Cover Art: Sarah Lawrence Magazine
Fall 1937
Editor: Frances Hills Welles ’33
On the cover, Katharine “Kay” Hogle ’34 (in a photograph by classmate Mary Morris Steiner) posed contemplatively with the tools of the graduate student. The lead story recounted her involvement in labor issues, notably the Seamen’s Union, as part of her master’s thesis research at Columbia. “Hogle has become an active champion,” the article read. “She is not content to sit on the sidelines, as many are, and donate to some vaguely realized cause. Kay is DOING something about it.”
Fall 1947
Editor: Jane E. Gillespie
This issue presented the impressively full range of Sarah Lawrence creativity in the visual arts: The center photo display featured sculpture, drawing, painting, architectural design and building-model construction—even a woven suit. The cover concept was by Ezio Martinelli, who taught painting and sculpture at the College from 1947 to 1974, and the image was created by Eve duPont ’48.
Fall 1952
Editor: Jane Lee Jackson
In an article entitled, “To Teach Is to Be Taught,” Joseph Campbell, literature faculty member from 1934 to 1972, wrote: “When I joined the faculty…I thought I knew all about women and nothing about modern education. Now I know all about modern education and nothing about women. This improvement in my condition is the result of having been taught, assiduously, for nearly two decades by from 30 to 40 young women a year…”
Winter 1986
Editor & Designer: Carol L. Cheney ’66
On the Cover: The “Utsu no yama” (“Mount Utsu”) Episode from the Ise Monogatari (Tales of Ise), by Tawaraya Sotatsu (?-1630-?), from the collection of Mary Griggs Burke ’38
Karen Buetens ’86 was among the first students to attend the new Sarah Lawrence at Oxford program in 1985. In an essay on her year abroad, she noted that writing-savvy Sarah Lawrence students “were better prepared for the Oxford educational system than most foreign students.” Her art history tutor “wore high-top sneakers and has one pierced ear. Even though he dressed rather casually for tutorials and tried to make me feel comfortable by offering me coffee and biscuits, I was always terrified right before I stepped into his office.”
November 1979
From 1975 to 1984, the alumnae/i magazine was largely a compendium of class notes, with occasional profiles or other alumnae/i news. This cover shows Nell Minow and David Apatoff, both from the Class of 1974, at their Fifth Reunion—and since married.
Summer 1973
Editor: Elizabeth Lindsey
Cover art : Maureen Paley ’65
“U.S. involvement in Vietnam has officially ended, ex-president Johnson has died, and all the men here are getting their hair cut!” wrote Mary Byrne McDonnell ’75 in an essay, “Sarah Lawrence in Transition.” She wondered if the new look of students might be a manifestation of the end of a “morose, hectic and disruptive” era on college campuses.

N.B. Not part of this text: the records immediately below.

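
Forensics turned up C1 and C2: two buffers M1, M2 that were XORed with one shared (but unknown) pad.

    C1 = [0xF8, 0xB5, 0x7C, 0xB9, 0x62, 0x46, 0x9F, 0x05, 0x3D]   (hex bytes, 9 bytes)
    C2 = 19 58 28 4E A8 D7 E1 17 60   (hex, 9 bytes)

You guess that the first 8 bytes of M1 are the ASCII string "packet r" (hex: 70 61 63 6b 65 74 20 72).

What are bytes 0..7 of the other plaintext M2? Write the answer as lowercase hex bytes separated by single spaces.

91 8c 37 9c af e5 5e 60

First, C1 ⊕ C2 = (M1 ⊕ K) ⊕ (M2 ⊕ K) = M1 ⊕ M2, so the key drops out. Then M2 = (M1 ⊕ M2) ⊕ M1 over the first 8 bytes.
byte 0: (f8 ^ 19) ^ 70 = e1 ^ 70 = 91
byte 1: (b5 ^ 58) ^ 61 = ed ^ 61 = 8c
byte 2: (7c ^ 28) ^ 63 = 54 ^ 63 = 37
byte 3: (b9 ^ 4e) ^ 6b = f7 ^ 6b = 9c
byte 4: (62 ^ a8) ^ 65 = ca ^ 65 = af
byte 5: (46 ^ d7) ^ 74 = 91 ^ 74 = e5
byte 6: (9f ^ e1) ^ 20 = 7e ^ 20 = 5e
byte 7: (05 ^ 17) ^ 72 = 12 ^ 72 = 60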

“While I can say that styles of dressing have changed drastically, they have not all changed en masse to a new sameness. People are beginning to adopt their own styles rather than moving in unison…. Some of the gloom of the tension-filled war years has dissipated, and Sarah Lawrence students, women and men, seem to be enjoying each other and the College much more.”
Winter 1963
Editor: Pringle Smith
Cover picture of Sarah Lawrence students in the snow by Gary Gladstone
For the “Comment” feature, Nina Lapsley ’63 reflected on her junior year at a school in Lucknow, India. She frequently visited the Literacy Village, where adults were taught to read and write. “This, for me, was the most exciting event of modern India. I never dreamed of understanding the new found joy of literacy; but when suddenly, after studying Hindusthani, I was able to read all the signs on the streets of Lucknow, a world was opened to me, too. A million secrets were revealed. I could read!”
Winter 1997-98
Consulting Editor: Gurney Williams III
Associate Editor: Laurence Lippsett
The “Journalism on the Edge” issue included an excerpt from The Triumph of Meanness: America’s War Against Its Better Self, by literature faculty member Nicolaus Mills, about the new harshness—anger, even—in political journalism: “At the center of the new presidential reporting is not deep research or political analysis so much as a combination of personal denigration and character sketch. It is the catchy—preferably incriminating—detail that matters most…The writer invariably defines the president in terms of his personal foibles rather than his policies, thus shrinking the president in stature and putting him in the position of being the writer’s inferior, a figure whom it is easy to patronize.”